A Broker Price Opinion (BPO) is another option for a person to get a professional opinion on the house. It is usually made by a professional broker who is aware of the local market. This way is common for short sales, foreclosure, or providing buyers and sellers with the listing price.

Such an amount of data that a broker should bear in mind while predicting the house price can get extremely voluminous. This task can be tedious even for the most experienced specialists. Besides, there’s still a possibility of a simple human error.

That was the exact reason why we started working on this project a client has come to us with: To automate house price prediction and minimize the influence of possible human error. Our main goal was to make a highly accurate machine learning model that will predict the house price in a month with an accuracy of around 85 to 90 percent.

How Did We Create It?

Now, the main part: What steps we took to create a machine learning model for price prediction, what tech stack we used, and what main challenge we faced during the process. Let’s start with the overall strategy. Our journey proceeded the following way:

Gathering data. Our first data source was the client itself. They provided us with several datasets, however, it wasn’t enough for model training. To solve this issue, we started the research on other sources that could provide us with real estate data. We used several available sources of information related to the real estate market in the U.S., as well as data related to the country’s economic conditions, in order to achieve a more representative data set.
Feature engineering. To predict the price, we have chosen the following features:

historical change in real estate price
property location
type of house
neighbors
presence or absence of a pool
other nontraditional variables

Hyperparameter tuning. Hyperparameters are meant to assist the model during the learning process. They are external to the model meaning they are imposed on it and it has no power to change them anyhow. They are also used only during the training itself and do not complement the model itself.
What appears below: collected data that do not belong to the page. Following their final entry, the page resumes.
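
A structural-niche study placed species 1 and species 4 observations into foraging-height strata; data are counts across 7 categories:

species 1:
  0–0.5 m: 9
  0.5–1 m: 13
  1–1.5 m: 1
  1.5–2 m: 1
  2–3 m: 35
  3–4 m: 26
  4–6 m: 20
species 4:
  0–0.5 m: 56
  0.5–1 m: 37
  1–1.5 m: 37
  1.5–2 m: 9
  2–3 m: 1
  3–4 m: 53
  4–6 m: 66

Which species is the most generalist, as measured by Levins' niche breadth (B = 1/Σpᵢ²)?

species 4

Proportions for species 1 (n=105): 9/105=0.0857, 13/105=0.1238, 1/105=0.0095, 1/105=0.0095, 35/105=0.3333, 26/105=0.2476, 20/105=0.1905
Proportions for species 4 (n=259): 56/259=0.2162, 37/259=0.1429, 37/259=0.1429, 9/259=0.0347, 1/259=0.0039, 53/259=0.2046, 66/259=0.2548
Σp_1ᵢ² = 0.0857² + 0.1238² + 0.0095² + 0.0095² + 0.3333² + 0.2476² + 0.1905² = 0.007344 + 0.015326 + 0.000090 + 0.000090 + 0.111089 + 0.061306 + 0.036290 = 0.231535
B_1 = 1 / 0.231535 = 4.3190
Σp_4ᵢ² = 0.2162² + 0.1429² + 0.1429² + 0.0347² + 0.0039² + 0.2046² + 0.2548² = 0.046742 + 0.020420 + 0.020420 + 0.001204 + 0.000015 + 0.041861 + 0.064923 = 0.195585
B_4 = 1 / 0.195585 = 5.1129
Highest B → broadest niche (most generalist): species 4 (B = 5.11).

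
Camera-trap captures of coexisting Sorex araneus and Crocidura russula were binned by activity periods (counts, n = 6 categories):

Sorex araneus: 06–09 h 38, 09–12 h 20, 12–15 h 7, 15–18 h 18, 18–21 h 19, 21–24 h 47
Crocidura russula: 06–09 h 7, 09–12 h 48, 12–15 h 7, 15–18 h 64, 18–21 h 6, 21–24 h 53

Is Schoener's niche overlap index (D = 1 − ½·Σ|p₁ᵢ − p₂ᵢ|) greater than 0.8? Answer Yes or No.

Proportions for Sorex araneus (n=149): 38/149=0.2550, 20/149=0.1342, 7/149=0.0470, 18/149=0.1208, 19/149=0.1275, 47/149=0.3154
Proportions for Crocidura russula (n=185): 7/185=0.0378, 48/185=0.2595, 7/185=0.0378, 64/185=0.3459, 6/185=0.0324, 53/185=0.2865
Σ|p₁ᵢ − p₂ᵢ| = 0.2172 + 0.1253 + 0.0092 + 0.2251 + 0.0951 + 0.0289 = 0.7008
D = 1 − ½ × 0.7008 = 1 − 0.35040 = 0.64960
D = 0.64960 < 0.8 → No.

No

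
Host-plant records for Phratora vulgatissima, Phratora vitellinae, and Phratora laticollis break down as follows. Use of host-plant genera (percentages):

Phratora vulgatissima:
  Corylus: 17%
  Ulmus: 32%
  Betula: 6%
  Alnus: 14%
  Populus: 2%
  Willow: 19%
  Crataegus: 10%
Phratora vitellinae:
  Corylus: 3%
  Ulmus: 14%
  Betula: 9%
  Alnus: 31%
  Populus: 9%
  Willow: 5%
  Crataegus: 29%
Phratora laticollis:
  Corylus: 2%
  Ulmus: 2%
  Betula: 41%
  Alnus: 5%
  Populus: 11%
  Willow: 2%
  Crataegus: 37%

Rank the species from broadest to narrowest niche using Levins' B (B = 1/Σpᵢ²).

Phratora vulgatissima > Phratora vitellinae > Phratora laticollis

Convert percentages to proportions (divide by 100).
Σp_vulgᵢ² = 0.17² + 0.32² + 0.06² + 0.14² + 0.02² + 0.19² + 0.10² = 0.0289 + 0.1024 + 0.0036 + 0.0196 + 0.0004 + 0.0361 + 0.0100 = 0.2010
B_vulg = 1 / 0.2010 = 4.9751
Σp_viteᵢ² = 0.03² + 0.14² + 0.09² + 0.31² + 0.09² + 0.05² + 0.29² = 0.0009 + 0.0196 + 0.0081 + 0.0961 + 0.0081 + 0.0025 + 0.0841 = 0.2194
B_vite = 1 / 0.2194 = 4.5579
Σp_latiᵢ² = 0.02² + 0.02² + 0.41² + 0.05² + 0.11² + 0.02² + 0.37² = 0.0004 + 0.0004 + 0.1681 + 0.0025 + 0.0121 + 0.0004 + 0.1369 = 0.3208
B_lati = 1 / 0.3208 = 3.1172
Ranking by B (broadest → narrowest): Phratora vulgatissima (4.98) > Phratora vitellinae (4.56) > Phratora laticollis (3.12)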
This step was taken so we will have something to validate the model's results, control its behavior, and maximize the performance.
Studying variables. During the whole process of model training, we were constantly assessing and reevaluating the influence and relevance of each variable. These processes were meant to increase the accuracy of the final solution.
Iterating. When we finished the first version of the model, we started the process anew to polish the model and make sure its results are as accurate as possible.

Technology Stack

Our main tool was XGBoost, an open-source gradient-boosted decision tree library for machine learning. We used it for the Regression model. Other items on the list included:

Python 3.7—programming language
Pandas—data cleaning and analyzing
Scikit-learn—classification and predictive analytics

This toolset has helped us reach the desired accuracy.

The Main Challenge

Nothing is perfect in this world, and neither was our machine learning development process. For the most part, it was quite predictable and smooth, but at one moment, we faced the challenge of underfitting. Since the initial dataset was not of the best quality and was quite small, it was hard for the algorithm to find hidden trends and count the accurate results.
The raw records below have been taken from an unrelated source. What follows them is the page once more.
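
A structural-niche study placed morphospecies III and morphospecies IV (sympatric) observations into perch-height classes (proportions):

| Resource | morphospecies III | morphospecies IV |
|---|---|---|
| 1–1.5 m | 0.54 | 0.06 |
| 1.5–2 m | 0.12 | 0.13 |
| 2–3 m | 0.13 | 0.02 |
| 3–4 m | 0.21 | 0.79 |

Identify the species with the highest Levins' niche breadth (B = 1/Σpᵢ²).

Σp_IIIᵢ² = 0.54² + 0.12² + 0.13² + 0.21² = 0.2916 + 0.0144 + 0.0169 + 0.0441 = 0.3670
B_III = 1 / 0.3670 = 2.7248
Σp_IVᵢ² = 0.06² + 0.13² + 0.02² + 0.79² = 0.0036 + 0.0169 + 0.0004 + 0.6241 = 0.6450
B_IV = 1 / 0.6450 = 1.5504
Highest B → broadest niche (most generalist): morphospecies III (B = 2.72).

morphospecies III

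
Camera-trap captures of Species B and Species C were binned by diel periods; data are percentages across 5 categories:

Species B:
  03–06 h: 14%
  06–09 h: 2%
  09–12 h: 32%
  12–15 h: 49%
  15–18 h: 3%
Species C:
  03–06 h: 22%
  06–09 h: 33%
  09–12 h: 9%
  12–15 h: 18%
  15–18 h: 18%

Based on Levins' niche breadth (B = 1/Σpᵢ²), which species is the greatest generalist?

Convert percentages to proportions (divide by 100).
Σp_Bᵢ² = 0.14² + 0.02² + 0.32² + 0.49² + 0.03² = 0.0196 + 0.0004 + 0.1024 + 0.2401 + 0.0009 = 0.3634
B_B = 1 / 0.3634 = 2.7518
Σp_Cᵢ² = 0.22² + 0.33² + 0.09² + 0.18² + 0.18² = 0.0484 + 0.1089 + 0.0081 + 0.0324 + 0.0324 = 0.2302
B_C = 1 / 0.2302 = 4.3440
Highest B → broadest niche (most generalist): Species C (B = 4.34).

Species C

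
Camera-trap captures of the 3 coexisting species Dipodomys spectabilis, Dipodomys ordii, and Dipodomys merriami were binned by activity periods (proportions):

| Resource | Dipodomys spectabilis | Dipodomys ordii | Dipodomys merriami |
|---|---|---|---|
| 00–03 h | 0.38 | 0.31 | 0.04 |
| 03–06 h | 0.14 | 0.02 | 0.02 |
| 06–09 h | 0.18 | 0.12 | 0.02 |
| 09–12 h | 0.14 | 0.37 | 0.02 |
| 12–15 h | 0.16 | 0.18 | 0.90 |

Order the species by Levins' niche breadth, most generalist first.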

As we already mentioned, the solution was found in third-party data sources. The information we were able to find in public sources has helped us get back on track and train the model correctly.

The Results

The results were even better than we expected. The client expected accuracy of around 85-90% compared to the real prices. We were able to achieve 91%. Yes, not that much of a difference, but taking into account the circumstances, we couldn’t expect a better outcome.

Was It Successful?

In a nutshell, yes, it was. The model was definitely not perfect, the initial data was not the best, and the underfitting issue played its part, but it’s a good start. We were able to see that machine learning is a viable technology in real estate and that we can easily continue working on more cases. Besides, price prediction is not the only area to work with: It also can include home hunting and property evaluation.